10 Aralık 2014 Çarşamba


Keyifli bir “acaba”; Nooolacak bu baraj meselesi?

 “Yetmez, ama evet” nereye kadar? Vallahi, şimdilik kaydıyla buraya kadar. Biraz da güncel siyasete bulaşalım kendi çapımızda.

Ama hemen de çok sevinmeyin. YAE’ye ileride başka yazılarda yine döneceğiz. 12 Eylül 1980 darbesinden sonra, bu ülkenin bugününü ve geleceğini etkileyen hatta belirleyen en önemli harekettir. İhmal edilemez. Etmeyeceğiz.

Biliyorsunuzdur, Anayasa Mahkemesi önümüzdeki günlerde bir bireysel başvuruya bağlı olarak seçimlerdeki % 10 barajının hak ihlali sayılıp sayılmayacağına karar verecek. (Bu kuruma ilişkin yazı yazmanın bir dezavantajı, kısaltma kullanamıyor olmak, her defasında adını uzun uzun yazıyoruz, ben yazının geri kalanında sadece ‘mahkeme’ diyeceğim.) Henüz ortada bir karar ya da bu kararın ne olabileceğine dair kesinleşmiş bir şey yok. Hatta mahkemenin konuyu esastan görüşmeyi kabul edip etmeyeceği bile belli değil. Ama bu kararla ilgisi olabilecek tüm aktörler ve köşe yazarları hızla bir rol belirleme, saf tutma faaliyetine giriştiler. Bunları yazının ilerki kısımlarında irdelemeye çalışacağim. Şimdi öncelikle bu meselenin evveliyatına kısaca bir göz atmak istiyorum.

12 Eylül 2010 referandumunda (ulan, bu tarihe getirilmesi bile tezgahtı aslında) halkın onayına sunulan 26 madde arasında aslında gerçekten demokratik olarak nitelenebilecek tek madde “Anayasa Mahkemesi’ne bireysel başvuruda bulunma hakkı”nı tanıyan madde idi. Bu madde, AKP’nin demokratlığı sonucunda değil, bir yandan AİHM’de kaybedilen davaların TC Devleti’ne giderek daha pahalıya patlıyor oluşu, diğer yandan da başvuru miktarında Rusya’dan sonra ikinci sıraya oturmamız nedeniyle AİHM’in isyan etmesi nedeniyle kondu. Zaten Avrupa ülkeleri yıllardan beri bu yönde baskı yapıyorlardı. Bu baskılar sonucunda AİHM öncesi bir ara aşama konması zorunlu hale geldi ve referandum çorbasına Anayasa Mahkemesi’ne bireysel başvuru hakkı maddesi kondu. Bu ve diğer 24 maddenin tümü, Hakimler ve Savcılar Yüksek Kurulu’nun oluşumunu değiştirmeyi amaçlayan maddenin kamufle edilmesine yönelikti. Hele 12 Eylül’cülerin yargılanabilmesine olanak tanıyacak olan madde, tam bir üçkağıttı. Ama kullanışlı aptalları kandırmaya yetti.

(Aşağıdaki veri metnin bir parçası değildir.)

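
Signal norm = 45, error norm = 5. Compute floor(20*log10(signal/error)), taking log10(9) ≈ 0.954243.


||x||/||e|| = 45/5 = 9.
log10(9) ≈ 0.954243.
20*log10(||x||/||e||) ≈ 20*0.954243 = 19.08486.
floor(19.08486) = 19.

19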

Aslında kendini şu veya bu düzeyde demokrat ya da solcu gören birisinin bu referandumu kabul  etmemesi gerekiyordu. Çünkü kurulan tezgah, dünya üzerinde hiç bir siyaset bilimci tarafından referandum olarak kabul edilemeyecek bir ucubeydi. Siyaset biliminin yanısıra siyasi ahlaka da uygun değildi. Merak eden ve Türkçe kitaplara güvenmeyenler yabancı dillerdeki kitaplardan kontrol edebilir. Referandumların özellikle demokrasisi yeterince gelişmemiş ülkelerde veya diktatörler tarafından severek kullanılan bir yöntem olması nedeniyle birtakım tedbirler alınmıştır. Bir  anayasanın tümünün oylanması (Kurucu Meclis tarafından yapılmış olmalıdır) dışındaki referandumlarda, iki seçenek sunan tek madde oylanır. (Bak. İskoçya’nın bağımsızlığına ilişkin referandum).

Ama AKP, öncüllerinden Turgut Özal’ın Türk demokrasisine hediyesi olan “torba yasa” sitemini kullanmayı tercih etti. Bildiğiniz gibi bu mucize yöntem, meclis denetimini  ve muhalefeti büyük ölçüde kısıtlıyor ve milli eğitimle ya da sosyal güvenlikle ilgili birkaç kanun çıkarılırken bunların arasında milletvekillerine zam da geçirilebiliyor.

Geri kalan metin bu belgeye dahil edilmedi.